Typically, an illumination system comprises three lamps of single color, which will also be indicated as the primary lamps generating primary colors. Usually, these lamps are close-to-red (R), close-to-green (G), close-to-blue (B), and the system is indicated as an RGB system. For each lamp, the light intensity can be represented as a number from 0 (no light) to 1 (maximum intensity). A color point can be represented by three-dimensional coordinates (ξ1, ξ2, ξ3), each coordinate in a range from 0 to 1 corresponding in a linear manner to the relative intensity of one of the lamps. The color points of the individual lamps can be represented as (1,0,0), (0,1,0), (0,0,1), respectively.
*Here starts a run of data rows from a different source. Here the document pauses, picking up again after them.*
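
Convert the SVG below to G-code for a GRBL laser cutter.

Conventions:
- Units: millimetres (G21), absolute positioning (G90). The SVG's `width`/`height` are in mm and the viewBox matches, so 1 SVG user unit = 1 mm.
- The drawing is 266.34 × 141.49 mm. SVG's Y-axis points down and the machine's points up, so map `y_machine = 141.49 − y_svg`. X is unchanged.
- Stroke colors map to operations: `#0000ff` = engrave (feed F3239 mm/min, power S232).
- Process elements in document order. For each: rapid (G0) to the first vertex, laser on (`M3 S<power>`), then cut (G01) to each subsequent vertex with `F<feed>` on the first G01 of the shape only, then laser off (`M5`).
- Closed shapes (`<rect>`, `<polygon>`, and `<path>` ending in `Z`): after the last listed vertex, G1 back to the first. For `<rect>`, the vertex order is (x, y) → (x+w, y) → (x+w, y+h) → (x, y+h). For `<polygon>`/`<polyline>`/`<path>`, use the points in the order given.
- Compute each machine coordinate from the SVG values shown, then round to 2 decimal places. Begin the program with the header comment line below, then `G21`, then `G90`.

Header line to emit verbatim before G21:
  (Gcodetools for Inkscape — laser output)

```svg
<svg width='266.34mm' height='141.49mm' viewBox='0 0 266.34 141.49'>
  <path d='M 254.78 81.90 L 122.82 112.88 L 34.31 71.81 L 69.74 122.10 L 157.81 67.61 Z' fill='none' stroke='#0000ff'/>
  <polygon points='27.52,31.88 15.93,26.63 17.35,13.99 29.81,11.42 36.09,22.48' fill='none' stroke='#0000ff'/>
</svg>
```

(Gcodetools for Inkscape — laser output)
G21
G90
G0 X254.78 Y59.59
M3 S232
G01 X122.82 Y28.61 F3239
G01 X34.31 Y69.68
G01 X69.74 Y19.39
G01 X157.81 Y73.88
G01 X254.78 Y59.59
M5
G0 X27.52 Y109.61
M3 S232
G01 X15.93 Y114.86 F3239
G01 X17.35 Y127.50
G01 X29.81 Y130.07
G01 X36.09 Y119.01
G01 X27.52 Y109.61
M5

1 u = 1 mm; y_m = 141.49 − y.

[1] `<path>` closed polygon, #0000ff→engrave S232 F3239: (254.78,59.59) → (122.82,28.61) → (34.31,69.68) → (69.74,19.39) → (157.81,73.88) → (254.78,59.59) (closed)

[2] `<polygon>` regular polygon, #0000ff→engrave S232 F3239: (27.52,109.61) → (15.93,114.86) → (17.35,127.50) → (29.81,130.07) → (36.09,119.01) → (27.52,109.61) (closed)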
These points describe a triangle in the color space. All colors within this triangle can be generated by the system by suitably setting the relative intensities ξ1, ξ2, ξ3 of the respective lamps. More particularly, each color within this triangle can be obtained in one way only, as a unique combination of the relative intensities ξ1, ξ2, ξ3 of the respective lamps.
It is also possible that an illumination system has four lamps with mutually different colors, i.e. four primaries. As a fourth lamp, a white lamp may be used, which will improve the light output for colors close to the white point, and which is typically used for systems that are mainly used for generating white light. It is also possible that an additional color is used. For instance in the case of fluorescent lamps, it is known to add a yellow lamp to widen the color gamut in the yellow region. Also in the case of fluorescent lamps, it is known to add a red neon lamp to compensate for the unsaturated red of fluorescent lamps; this will also widen the color gamut in the yellow region. In the case of a system with LEDs, it is known to add an amber lamp in order to improve the color rendering index.
In the case of a four-lamp system, the relative intensities of the respective lamps can be written as ξ1, ξ2, ξ3, ξ4. A complication in such case is that most colors (or even all colors) can be obtained not as a unique combination of the four relative intensities ξ1, ξ2, ξ3, ξ4: many such combinations are possible for resulting in the same mixed color.
Thus, if a user selects a certain desired output color, a problem is to find a set of relative intensities ξ1, ξ2, ξ3, ξ4 of the primary lamps. In prior art, there are several different approaches for solving this problem. For instance, it is possible to set one of the primaries to zero, so that the problem translates to a three-primary problem again. Or, it is possible to fix the ratio between the relative intensities of two primaries, to again obtain a problem with three variables. US-2005/00833ξ1-A1 discloses a complicated method based on defining several color triangles.